Puis des témoignages de futurs professionnels qui ont reçu une aide à un moment donné et c’est peut-être une façon pour eux de rendre cette écoute, ce qu’il leur a était donné, une histoire de don/contre-don.
Les idées phares du métier
Après les trois axes principaux concernant l’origine de leur intérêt pour la profession, les étudiants évoquent leurs motivations avec un vocabulaire qui symbolise bien le cœur de métier. Voici les mots qui reviennent le plus souvent : tolérance, respect, humilité, solidarité, entraide, écoute et patience…
« Métier qui permet d’apprendre sur soi-même » : Après avoir mis en avant une rencontre qui a suscité un intérêt pour le métier, les étudiants mettent en exergue cet argument : « Se sentir utile, efficace », des termes qui reviennent pour 22 % d’entre eux, suivis d’une attention pour la diversité des publics et des missions.
« Se sentir utile » dans les métiers de l’aide reste un argument habituel, mais je ne m’attendais pas à la trouver en première place. Cela remet en question les représentations qui circulent sur la génération Y (une grande majorité des étudiants que j’accompagne en première année ont moins de 30 ans). Selon Christine Charlotin du cabinet Openmind conseil, « [pour les jeunes de la génération Y], l’épanouissement personnel n’est pas négociable. C’est pour ça que, lorsqu’il a envie de prendre des vacances, il les prend. » (« Le Monde, 11/04/2013). Effectivement, l’épanouissement personnel passe en premier dans leur choix de parcours professionnel, mais pas de façon égoïste, dans le cadre de la rencontre avec l’autre, avec une notion d’altérité, même si elle n’est pas nommée dans les écrits.

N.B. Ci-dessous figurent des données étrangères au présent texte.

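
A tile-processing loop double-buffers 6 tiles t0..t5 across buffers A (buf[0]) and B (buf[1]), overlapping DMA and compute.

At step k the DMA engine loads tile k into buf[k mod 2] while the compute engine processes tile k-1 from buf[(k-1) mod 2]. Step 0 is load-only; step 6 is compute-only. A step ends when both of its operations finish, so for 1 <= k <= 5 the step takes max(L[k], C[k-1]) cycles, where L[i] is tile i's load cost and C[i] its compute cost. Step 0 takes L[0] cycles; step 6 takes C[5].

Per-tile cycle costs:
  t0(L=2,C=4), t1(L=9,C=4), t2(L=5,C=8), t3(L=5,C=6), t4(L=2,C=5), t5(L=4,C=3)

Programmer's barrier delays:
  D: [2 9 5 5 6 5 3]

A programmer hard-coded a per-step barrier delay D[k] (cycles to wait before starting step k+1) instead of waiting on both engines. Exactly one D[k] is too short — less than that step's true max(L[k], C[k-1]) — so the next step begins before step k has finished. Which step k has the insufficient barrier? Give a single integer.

hazard at step 3

step 0: need L[0]=2 = 2; D[0]=2 ok
step 1: need max(L[1]=9,C[0]=4) = 9; D[1]=9 ok
step 2: need max(L[2]=5,C[1]=4) = 5; D[2]=5 ok
step 3: need max(L[3]=5,C[2]=8) = 8; D[3]=5 SHORT
step 4: need max(L[4]=2,C[3]=6) = 6; D[4]=6 ok
step 5: need max(L[5]=4,C[4]=5) = 5; D[5]=5 ok
step 6: need C[5]=3 = 3; D[6]=3 ok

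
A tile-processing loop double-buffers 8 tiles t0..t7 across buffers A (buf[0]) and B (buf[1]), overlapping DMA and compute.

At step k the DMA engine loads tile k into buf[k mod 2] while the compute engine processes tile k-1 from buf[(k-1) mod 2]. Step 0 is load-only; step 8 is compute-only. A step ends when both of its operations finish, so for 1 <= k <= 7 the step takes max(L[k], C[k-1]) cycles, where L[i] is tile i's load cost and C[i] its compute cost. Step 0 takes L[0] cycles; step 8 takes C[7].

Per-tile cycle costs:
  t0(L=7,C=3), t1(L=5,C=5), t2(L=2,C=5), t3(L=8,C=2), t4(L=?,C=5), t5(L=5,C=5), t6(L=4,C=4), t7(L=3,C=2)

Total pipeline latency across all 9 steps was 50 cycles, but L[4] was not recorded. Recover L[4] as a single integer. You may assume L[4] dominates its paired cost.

L[4] = 9

step 0: dur = L[0]=7 = 7
step 1: dur = max(L[1]=5, C[0]=3) = 5
step 2: dur = max(L[2]=2, C[1]=5) = 5
step 3: dur = max(L[3]=8, C[2]=5) = 8
step 4: dur = max(L[4]=?, C[3]=2) = L[4]  (unknown; binding)
step 5: dur = max(L[5]=5, C[4]=5) = 5
step 6: dur = max(L[6]=4, C[5]=5) = 5
step 7: dur = max(L[7]=3, C[6]=4) = 4
step 8: dur = C[7]=2 = 2
sum of known step durations = 41
dur[4] = total - known = 50 - 41 = 9
L[4] is the binding max in step 4, so L[4] = dur[4] = 9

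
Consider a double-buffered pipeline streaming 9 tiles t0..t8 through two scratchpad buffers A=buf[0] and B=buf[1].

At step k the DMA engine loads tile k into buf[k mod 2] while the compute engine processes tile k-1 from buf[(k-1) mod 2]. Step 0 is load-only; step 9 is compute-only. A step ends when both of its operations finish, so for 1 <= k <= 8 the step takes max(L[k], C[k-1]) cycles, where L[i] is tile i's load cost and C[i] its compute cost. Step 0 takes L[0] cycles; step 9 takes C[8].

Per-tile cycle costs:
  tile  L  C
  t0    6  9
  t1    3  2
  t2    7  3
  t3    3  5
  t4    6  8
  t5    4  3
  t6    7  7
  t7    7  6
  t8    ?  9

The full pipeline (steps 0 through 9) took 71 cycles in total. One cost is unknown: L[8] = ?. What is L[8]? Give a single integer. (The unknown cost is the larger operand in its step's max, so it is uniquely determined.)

step 0 → dur = L[0]=6 = 6
step 1 → dur = max(L[1]=3, C[0]=9) = 9
step 2 → dur = max(L[2]=7, C[1]=2) = 7
step 3 → dur = max(L[3]=3, C[2]=3) = 3
step 4 → dur = max(L[4]=6, C[3]=5) = 6
step 5 → dur = max(L[5]=4, C[4]=8) = 8
step 6 → dur = max(L[6]=7, C[5]=3) = 7
step 7 → dur = max(L[7]=7, C[6]=7) = 7
step 8 → dur = max(L[8]=?, C[7]=6) = L[8]  (unknown; binding)
step 9 → dur = C[8]=9 = 9
sum of known step durations = 62
dur[8] = total - known = 71 - 62 = 9
L[8] is the binding max in step 8, so L[8] = dur[8] = 9

L[8] = 9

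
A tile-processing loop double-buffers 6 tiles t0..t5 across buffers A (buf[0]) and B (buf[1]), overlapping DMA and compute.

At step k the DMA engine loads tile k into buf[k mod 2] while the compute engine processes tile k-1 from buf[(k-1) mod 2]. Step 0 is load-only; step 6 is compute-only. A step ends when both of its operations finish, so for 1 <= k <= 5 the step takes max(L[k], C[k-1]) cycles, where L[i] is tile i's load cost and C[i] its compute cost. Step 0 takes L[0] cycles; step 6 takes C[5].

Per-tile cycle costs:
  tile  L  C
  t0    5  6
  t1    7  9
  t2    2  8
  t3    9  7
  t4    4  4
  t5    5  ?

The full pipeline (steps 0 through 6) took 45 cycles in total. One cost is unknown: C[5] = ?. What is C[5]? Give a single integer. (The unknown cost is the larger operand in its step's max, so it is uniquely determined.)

C[5] = 3

step 0 = dur = L[0]=5 = 5
step 1 = dur = max(L[1]=7, C[0]=6) = 7
step 2 = dur = max(L[2]=2, C[1]=9) = 9
step 3 = dur = max(L[3]=9, C[2]=8) = 9
step 4 = dur = max(L[4]=4, C[3]=7) = 7
step 5 = dur = max(L[5]=5, C[4]=4) = 5
step 6 = dur = C[5]=? = C[5]  (unknown; binding)
sum of known step durations = 42
dur[6] = total - known = 45 - 42 = 3
C[5] is the binding max in step 6, so C[5] = dur[6] = 3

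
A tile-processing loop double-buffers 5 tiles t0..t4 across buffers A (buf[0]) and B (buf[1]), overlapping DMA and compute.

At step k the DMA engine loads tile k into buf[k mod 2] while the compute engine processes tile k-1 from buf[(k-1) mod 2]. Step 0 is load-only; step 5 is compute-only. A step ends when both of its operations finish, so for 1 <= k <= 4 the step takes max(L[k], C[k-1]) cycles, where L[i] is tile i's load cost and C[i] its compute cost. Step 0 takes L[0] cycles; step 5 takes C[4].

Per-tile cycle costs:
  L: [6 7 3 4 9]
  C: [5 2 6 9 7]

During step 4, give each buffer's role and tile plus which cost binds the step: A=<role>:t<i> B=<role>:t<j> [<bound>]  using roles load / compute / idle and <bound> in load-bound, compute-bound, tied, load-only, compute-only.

step 4: A=load:t4 B=compute:t3 [tied]

step 0: L[0]=6 → dur=6, Σ=6 | A=load:t0 B=idle [load-only]
step 1: L[1]=7 C[0]=5 → dur=7, Σ=13 | A=compute:t0 B=load:t1 [load-bound]
step 2: L[2]=3 C[1]=2 → dur=3, Σ=16 | A=load:t2 B=compute:t1 [load-bound]
step 3: L[3]=4 C[2]=6 → dur=6, Σ=22 | A=compute:t2 B=load:t3 [compute-bound]
step 4: L[4]=9 C[3]=9 → dur=9, Σ=31 | A=load:t4 B=compute:t3 [tied]
step 5: C[4]=7 → dur=7, Σ=38 | A=compute:t4 B=idle [compute-only]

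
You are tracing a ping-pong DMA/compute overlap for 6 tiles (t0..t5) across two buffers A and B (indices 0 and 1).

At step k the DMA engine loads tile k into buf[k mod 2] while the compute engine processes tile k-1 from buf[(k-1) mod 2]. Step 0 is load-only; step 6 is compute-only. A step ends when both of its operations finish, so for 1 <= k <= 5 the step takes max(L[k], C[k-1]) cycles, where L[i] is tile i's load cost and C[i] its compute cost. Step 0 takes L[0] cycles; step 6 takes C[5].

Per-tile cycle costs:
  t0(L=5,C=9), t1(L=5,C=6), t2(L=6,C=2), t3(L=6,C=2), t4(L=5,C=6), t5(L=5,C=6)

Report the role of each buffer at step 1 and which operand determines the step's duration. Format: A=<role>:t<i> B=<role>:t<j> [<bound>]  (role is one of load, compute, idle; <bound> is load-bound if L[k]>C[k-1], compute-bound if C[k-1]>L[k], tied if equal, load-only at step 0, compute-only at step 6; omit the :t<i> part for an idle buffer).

  0. 5=5c; end=5; A:t0 B:-
  1. max(5,9)=9c; end=14; A:t0 B:t1
  2. max(6,6)=6c; end=20; A:t2 B:t1
  3. max(6,2)=6c; end=26; A:t2 B:t3
  4. max(5,2)=5c; end=31; A:t4 B:t3
  5. max(5,6)=6c; end=37; A:t4 B:t5
  6. 6=6c; end=43; A:t4 B:t5

step 1: A=compute:t0 B=load:t1 [compute-bound]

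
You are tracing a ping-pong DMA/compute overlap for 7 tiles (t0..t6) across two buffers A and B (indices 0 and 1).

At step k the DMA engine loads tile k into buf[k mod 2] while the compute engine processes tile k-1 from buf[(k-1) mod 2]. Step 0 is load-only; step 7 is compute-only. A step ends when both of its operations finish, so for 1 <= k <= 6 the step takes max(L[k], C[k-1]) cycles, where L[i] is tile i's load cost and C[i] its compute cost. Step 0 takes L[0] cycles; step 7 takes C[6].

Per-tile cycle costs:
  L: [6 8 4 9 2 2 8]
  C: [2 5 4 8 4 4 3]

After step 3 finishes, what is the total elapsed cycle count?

end_cycle[3] = 28

  0. 6=6c; end=6; A:t0 B:-
  1. max(8,2)=8c; end=14; A:t0 B:t1
  2. max(4,5)=5c; end=19; A:t2 B:t1
  3. max(9,4)=9c; end=28; A:t2 B:t3
  4. max(2,8)=8c; end=36; A:t4 B:t3
  5. max(2,4)=4c; end=40; A:t4 B:t5
  6. max(8,4)=8c; end=48; A:t6 B:t5
  7. 3=3c; end=51; A:t6 B:t5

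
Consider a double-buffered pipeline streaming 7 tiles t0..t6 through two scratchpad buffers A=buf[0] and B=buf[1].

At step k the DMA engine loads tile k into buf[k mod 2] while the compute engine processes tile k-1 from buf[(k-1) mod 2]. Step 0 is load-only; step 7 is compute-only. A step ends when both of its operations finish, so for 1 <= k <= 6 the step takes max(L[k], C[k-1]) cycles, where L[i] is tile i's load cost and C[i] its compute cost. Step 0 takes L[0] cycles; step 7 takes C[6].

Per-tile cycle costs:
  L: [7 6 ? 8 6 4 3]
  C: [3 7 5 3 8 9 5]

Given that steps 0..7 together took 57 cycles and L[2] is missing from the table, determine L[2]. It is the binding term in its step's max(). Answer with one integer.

step 0: dur = L[0]=7 = 7
step 1: dur = max(L[1]=6, C[0]=3) = 6
step 2: dur = max(L[2]=?, C[1]=7) = L[2]  (unknown; binding)
step 3: dur = max(L[3]=8, C[2]=5) = 8
step 4: dur = max(L[4]=6, C[3]=3) = 6
step 5: dur = max(L[5]=4, C[4]=8) = 8
step 6: dur = max(L[6]=3, C[5]=9) = 9
step 7: dur = C[6]=5 = 5
sum of known step durations = 49
dur[2] = total - known = 57 - 49 = 8
L[2] is the binding max in step 2, so L[2] = dur[2] = 8

L[2] = 8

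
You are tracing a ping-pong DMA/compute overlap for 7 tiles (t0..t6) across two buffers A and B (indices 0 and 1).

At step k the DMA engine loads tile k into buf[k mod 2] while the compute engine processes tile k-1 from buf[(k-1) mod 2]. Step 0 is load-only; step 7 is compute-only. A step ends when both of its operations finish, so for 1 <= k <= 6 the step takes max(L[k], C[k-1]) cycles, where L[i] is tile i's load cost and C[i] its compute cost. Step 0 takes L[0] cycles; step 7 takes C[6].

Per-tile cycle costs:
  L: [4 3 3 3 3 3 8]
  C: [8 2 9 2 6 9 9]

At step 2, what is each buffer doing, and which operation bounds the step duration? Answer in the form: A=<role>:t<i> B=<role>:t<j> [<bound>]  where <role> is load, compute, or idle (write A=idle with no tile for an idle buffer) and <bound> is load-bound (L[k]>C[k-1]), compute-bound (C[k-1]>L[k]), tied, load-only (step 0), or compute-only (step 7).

step 2: A=load:t2 B=compute:t1 [load-bound]

k=0 load=t0/4c comp=- wait=4 total=4
k=1 load=t1/3c comp=t0/8c wait=8 total=12
k=2 load=t2/3c comp=t1/2c wait=3 total=15
k=3 load=t3/3c comp=t2/9c wait=9 total=24
k=4 load=t4/3c comp=t3/2c wait=3 total=27
k=5 load=t5/3c comp=t4/6c wait=6 total=33
k=6 load=t6/8c comp=t5/9c wait=9 total=42
k=7 load=- comp=t6/9c wait=9 total=51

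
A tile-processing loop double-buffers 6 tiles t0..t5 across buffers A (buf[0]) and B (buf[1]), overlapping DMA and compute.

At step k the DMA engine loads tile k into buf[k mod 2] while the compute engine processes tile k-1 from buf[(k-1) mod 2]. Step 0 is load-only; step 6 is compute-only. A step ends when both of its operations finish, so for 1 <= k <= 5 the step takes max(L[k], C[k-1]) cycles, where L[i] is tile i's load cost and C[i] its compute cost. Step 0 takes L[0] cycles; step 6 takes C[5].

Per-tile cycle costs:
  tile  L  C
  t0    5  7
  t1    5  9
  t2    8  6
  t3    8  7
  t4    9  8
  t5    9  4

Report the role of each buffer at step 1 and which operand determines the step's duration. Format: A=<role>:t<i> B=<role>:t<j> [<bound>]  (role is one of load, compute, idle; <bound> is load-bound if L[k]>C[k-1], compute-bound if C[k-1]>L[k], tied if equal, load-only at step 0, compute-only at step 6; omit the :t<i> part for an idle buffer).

[0] DMA t0→A (5c) ∥ CU idle ⇒ 5c, clock 5
[1] DMA t1→B (5c) ∥ CU A:t0 (7c) ⇒ 7c, clock 12
[2] DMA t2→A (8c) ∥ CU B:t1 (9c) ⇒ 9c, clock 21
[3] DMA t3→B (8c) ∥ CU A:t2 (6c) ⇒ 8c, clock 29
[4] DMA t4→A (9c) ∥ CU B:t3 (7c) ⇒ 9c, clock 38
[5] DMA t5→B (9c) ∥ CU A:t4 (8c) ⇒ 9c, clock 47
[6] DMA idle ∥ CU B:t5 (4c) ⇒ 4c, clock 51

step 1: A=compute:t0 B=load:t1 [compute-bound]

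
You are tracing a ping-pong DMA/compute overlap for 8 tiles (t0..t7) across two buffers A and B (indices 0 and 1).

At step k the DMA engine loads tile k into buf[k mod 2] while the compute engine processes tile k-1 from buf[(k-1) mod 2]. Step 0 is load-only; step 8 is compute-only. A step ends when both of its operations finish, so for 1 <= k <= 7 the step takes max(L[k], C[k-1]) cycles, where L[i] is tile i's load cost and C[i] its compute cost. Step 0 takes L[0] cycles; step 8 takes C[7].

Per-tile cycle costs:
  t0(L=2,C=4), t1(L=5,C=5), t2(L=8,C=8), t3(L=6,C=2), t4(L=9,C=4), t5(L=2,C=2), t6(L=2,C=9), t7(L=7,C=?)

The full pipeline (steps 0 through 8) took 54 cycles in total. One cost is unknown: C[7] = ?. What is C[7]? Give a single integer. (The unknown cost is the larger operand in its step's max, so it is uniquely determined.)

step 0: dur = L[0]=2 = 2
step 1: dur = max(L[1]=5, C[0]=4) = 5
step 2: dur = max(L[2]=8, C[1]=5) = 8
step 3: dur = max(L[3]=6, C[2]=8) = 8
step 4: dur = max(L[4]=9, C[3]=2) = 9
step 5: dur = max(L[5]=2, C[4]=4) = 4
step 6: dur = max(L[6]=2, C[5]=2) = 2
step 7: dur = max(L[7]=7, C[6]=9) = 9
step 8: dur = C[7]=? = C[7]  (unknown; binding)
sum of known step durations = 47
dur[8] = total - known = 54 - 47 = 7
C[7] is the binding max in step 8, so C[7] = dur[8] = 7

C[7] = 7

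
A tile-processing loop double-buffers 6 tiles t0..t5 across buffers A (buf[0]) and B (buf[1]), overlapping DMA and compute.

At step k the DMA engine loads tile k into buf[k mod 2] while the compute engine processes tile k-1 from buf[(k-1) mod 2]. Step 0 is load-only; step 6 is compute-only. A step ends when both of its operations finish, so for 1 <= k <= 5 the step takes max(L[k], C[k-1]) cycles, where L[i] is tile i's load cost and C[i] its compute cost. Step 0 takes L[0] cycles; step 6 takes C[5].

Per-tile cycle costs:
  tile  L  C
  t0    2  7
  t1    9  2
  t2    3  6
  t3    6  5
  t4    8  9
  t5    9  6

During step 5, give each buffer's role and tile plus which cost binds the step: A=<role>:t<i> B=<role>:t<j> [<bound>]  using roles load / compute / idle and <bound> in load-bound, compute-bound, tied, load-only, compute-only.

k=0 load=t0/2c comp=- wait=2 total=2
k=1 load=t1/9c comp=t0/7c wait=9 total=11
k=2 load=t2/3c comp=t1/2c wait=3 total=14
k=3 load=t3/6c comp=t2/6c wait=6 total=20
k=4 load=t4/8c comp=t3/5c wait=8 total=28
k=5 load=t5/9c comp=t4/9c wait=9 total=37
k=6 load=- comp=t5/6c wait=6 total=43

step 5: A=compute:t4 B=load:t5 [tied]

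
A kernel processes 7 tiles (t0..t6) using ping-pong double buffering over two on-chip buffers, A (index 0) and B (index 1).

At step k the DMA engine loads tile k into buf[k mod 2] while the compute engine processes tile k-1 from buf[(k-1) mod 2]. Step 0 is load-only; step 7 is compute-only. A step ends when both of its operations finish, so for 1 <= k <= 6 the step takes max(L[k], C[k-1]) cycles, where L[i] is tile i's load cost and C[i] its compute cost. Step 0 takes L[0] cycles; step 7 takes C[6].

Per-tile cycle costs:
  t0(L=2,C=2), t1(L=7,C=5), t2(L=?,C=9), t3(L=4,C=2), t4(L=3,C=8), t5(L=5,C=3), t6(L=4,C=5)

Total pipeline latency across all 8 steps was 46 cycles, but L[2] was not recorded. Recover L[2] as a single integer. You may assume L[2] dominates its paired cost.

step 0: dur = L[0]=2 = 2
step 1: dur = max(L[1]=7, C[0]=2) = 7
step 2: dur = max(L[2]=?, C[1]=5) = L[2]  (unknown; binding)
step 3: dur = max(L[3]=4, C[2]=9) = 9
step 4: dur = max(L[4]=3, C[3]=2) = 3
step 5: dur = max(L[5]=5, C[4]=8) = 8
step 6: dur = max(L[6]=4, C[5]=3) = 4
step 7: dur = C[6]=5 = 5
sum of known step durations = 38
dur[2] = total - known = 46 - 38 = 8
L[2] is the binding max in step 2, so L[2] = dur[2] = 8

L[2] = 8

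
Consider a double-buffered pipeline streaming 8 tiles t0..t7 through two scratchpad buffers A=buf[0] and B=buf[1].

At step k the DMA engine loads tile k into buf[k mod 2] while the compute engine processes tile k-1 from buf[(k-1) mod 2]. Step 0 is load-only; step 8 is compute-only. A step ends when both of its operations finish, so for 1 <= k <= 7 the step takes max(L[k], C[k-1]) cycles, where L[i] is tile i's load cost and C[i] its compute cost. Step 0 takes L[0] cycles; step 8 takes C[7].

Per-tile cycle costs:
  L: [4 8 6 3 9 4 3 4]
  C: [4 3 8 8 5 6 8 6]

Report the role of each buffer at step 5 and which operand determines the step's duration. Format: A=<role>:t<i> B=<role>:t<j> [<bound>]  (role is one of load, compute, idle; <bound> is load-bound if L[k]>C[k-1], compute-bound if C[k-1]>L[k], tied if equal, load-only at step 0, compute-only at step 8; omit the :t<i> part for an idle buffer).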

Le mot « efficacité » qui est associé à cette idée de se rendre utile me questionne. En tant que professionnel du social, cette approche est plus délicate. Le principe d’efficacité (rapport entre les résultats obtenus et les résultats attendus) résonne plus dans les secteurs de l’économie. Le travail social doit-il être efficace ? L’efficacité peut rimer avec urgence, application d’une même solution pour chacun, banalisation des individualités… ou alors avec capacité à arriver à son but, à réaliser les objectifs fixés par avance, en respectant des normes de qualité, de rapidité et de coût… Les étudiants pourraient-ils confondre avec efficience (rapport entre les résultats obtenus et les moyens mis en œuvre) ? Ils pressentent déjà les enjeux de leur futur métier. Le travail social efficace renvoie une image de la profession qui nous questionne, mais qui semble abordée sans gêne par les étudiants qui amorcent la formation.
« Aider une personne à pouvoir avancer et à ne plus avoir peur » La notion d’aider apparaît dans 19 % des réponses. Cependant, dans les arguments utilisés, elle est formalisée, mais de façon plus diffuse, à la fin de nombreux textes, comme une conclusion évidente et non pas en premier argument à la place où je l’attendais. Le verbe « aider » est autant cité que : accueillir, épauler, analyser, encadrer, observer. Une façon instinctive assez juste de définir le métier et les missions.
« Un métier qui permet d’être au plus proche des populations » Enfin, apparaît le rapport à l’autre, l’envie de faire des rencontres (17 %) une envie de réfléchir sur les notions d’altérité, d’empathie, sans pourvoir encore les nommer, « poser des limites entre sois et l’autre tout en sachant rester disponible ».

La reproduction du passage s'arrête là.